La notizia era apparsa la scorsa settimana sul sito web Giornalettismo, uno dei top dell’ informazione web italiana (al 207° posto della classifica di ranking, oggi), ed è probabile che abbia dato fastidio in casa Ferrero. Il pezzo “Sai davvero che latte c’è nella Nutella?”, pubblicato da quel sito il 19 aprile, attingeva ad un articolo del Fatto Alimentare che a sua volta citava un pezzo di Alfredo Clerici, tecnologo alimentare che tempo addietro si era preso la briga, su Newsfood, di mettere a nudo delle antipatiche questioni di sostanza che toccano i tasti più dolenti in tema di consumi alimentari: salubrità del prodotto, trasparenza, veridicità delle attività di comunicazione e correttezza dell’informazione al consumatore.

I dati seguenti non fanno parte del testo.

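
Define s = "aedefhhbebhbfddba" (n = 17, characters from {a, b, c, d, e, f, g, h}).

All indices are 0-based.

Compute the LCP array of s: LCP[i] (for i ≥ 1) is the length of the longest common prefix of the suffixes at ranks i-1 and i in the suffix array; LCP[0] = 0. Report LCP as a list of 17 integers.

[0, 1, 0, 1, 1, 1, 0, 1, 1, 0, 1, 1, 0, 1, 0, 2, 1]

rank→(start, suffix):
  0 → (16, 'a')
  1 → (0, 'aedefhhbebhbfddba')
  2 → (15, 'ba')
  3 → (7, 'bebhbfddba')
  4 → (11, 'bfddba')
  5 → (9, 'bhbfddba')
  6 → (14, 'dba')
  7 → (13, 'ddba')
  8 → (2, 'defhhbebhbfddba')
  9 → (8, 'ebhbfddba')
  10 → (1, 'edefhhbebhbfddba')
  11 → (3, 'efhhbebhbfddba')
  12 → (12, 'fddba')
  13 → (4, 'fhhbebhbfddba')
  14 → (6, 'hbebhbfddba')
  15 → (10, 'hbfddba')
  16 → (5, 'hhbebhbfddba')

SA = [16, 0, 15, 7, 11, 9, 14, 13, 2, 8, 1, 3, 12, 4, 6, 10, 5]
i: (SA[i-1],SA[i]) lcp shared
  1: (16,0) 1 'a'
  2: (0,15) 0 ''
  3: (15,7) 1 'b'
  4: (7,11) 1 'b'
  5: (11,9) 1 'b'
  6: (9,14) 0 ''
  7: (14,13) 1 'd'
  8: (13,2) 1 'd'
  9: (2,8) 0 ''
  10: (8,1) 1 'e'
  11: (1,3) 1 'e'
  12: (3,12) 0 ''
  13: (12,4) 1 'f'
  14: (4,6) 0 ''
  15: (6,10) 2 'hb'
  16: (10,5) 1 'h'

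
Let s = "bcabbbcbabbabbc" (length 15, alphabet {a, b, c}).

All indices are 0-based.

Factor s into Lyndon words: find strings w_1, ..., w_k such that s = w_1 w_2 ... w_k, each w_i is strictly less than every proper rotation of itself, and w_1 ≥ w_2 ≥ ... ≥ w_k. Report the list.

["bc", "abbbcb", "abbabbc"]

emit factor 1: 'bc' (i=0, period=2)
emit factor 2: 'abbbcb' (i=2, period=6)
emit factor 3: 'abbabbc' (i=8, period=7)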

Nel mirino degli articoli – che hanno dato una grande visibilità alla cosa – c’è il cambiamento dell’etichetta del prodotto, che di recente ha visto spuntare la dicitura “latte scremato”, a seguito di un esposto all’Antitrust presentato dallo stesso Clerici e relativo allo spot “bontà a colazione”.
La pubblicità “incriminata” (qui nell’articolo alcuni suoi frame) mostra un’allegra famiglia a colazione con voce fuori campo che annuncia gli ingredienti, mentre questi piovono letteralmente dal cielo sotto forma di nocciole, latte e cacao. Ad essere stata contestata, in sostanza, è l’espressione “buon latte”, seguita dall’affermazione “è così che nasce Nutella”. Secondo l’esposto del Clerici nello spot si configurerebbero i termini dell’ingannevolezza del messaggio in quanto, come indicato tra gli ingredienti, il latte utilizzato è quello in polvere, peraltro anche scremato.

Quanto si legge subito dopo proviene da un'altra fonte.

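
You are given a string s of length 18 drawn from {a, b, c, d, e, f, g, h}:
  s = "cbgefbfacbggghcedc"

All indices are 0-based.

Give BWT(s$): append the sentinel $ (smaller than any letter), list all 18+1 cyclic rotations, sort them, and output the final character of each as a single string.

rank  rotation             last
    0  $cbgefbfacbggghcedc  c
    1  acbggghcedc$cbgefbf  f
    2  bfacbggghcedc$cbgef  f
    3  bgefbfacbggghcedc$c  c
    4  bggghcedc$cbgefbfac  c
    5  c$cbgefbfacbggghced  d
    6  cbgefbfacbggghcedc$  $
    7  cbggghcedc$cbgefbfa  a
    8  cedc$cbgefbfacbgggh  h
    9  dc$cbgefbfacbggghce  e
   10  edc$cbgefbfacbggghc  c
   11  efbfacbggghcedc$cbg  g
   12  facbggghcedc$cbgefb  b
   13  fbfacbggghcedc$cbge  e
   14  gefbfacbggghcedc$cb  b
   15  ggghcedc$cbgefbfacb  b
   16  gghcedc$cbgefbfacbg  g
   17  ghcedc$cbgefbfacbgg  g
   18  hcedc$cbgefbfacbggg  g

cffccd$ahecgbebbggg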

Ma in sostanza la notizia odierna sta nella controffensiva mossa ieri da Ferrero, che, come spesso in questi casi accade per le “grandi firme”, ha deciso di parlare attraverso il quotidiano di Confindustria Il Sole 24 Ore per dire invero come le cose stanno. O meglio come si vorrebbe che fossero credute.
L’articolo, col suo bel titolo lineare “Nutella: sull’etichetta spunta il latte scremato” ricorda innanzitutto che si sta parlando della “cioccolata più amata dagli italiani” (come a pretendere un qualche rispetto dovuto) e poi entra nel merito del cambiamento in etichetta raccontandolo non come un’imposizione di qualcuno, bensì come una scelta del marketing aziendale.
In effetti, vista la mala parata e il concreto rischio che l’Antitrust avrebbe prima o poi imposto la modifica, ai piani alti dell’azienda si dev’essere deciso di giocar d’anticipo, se non altro poi per presentare la cosa come frutto di una acquisita determinazione alla trasparenza. Teoria alquanto irricevibile da una casa che, più che a mostrare, si è fin qui impegnata nel celare il celabile e sempre nell’offrire attraverso i media i più retorici meccanismi di persuasione più o meno occulta che i manuali del marketing prevedano (bambini belli e felici e sportivi esperti di buon latte).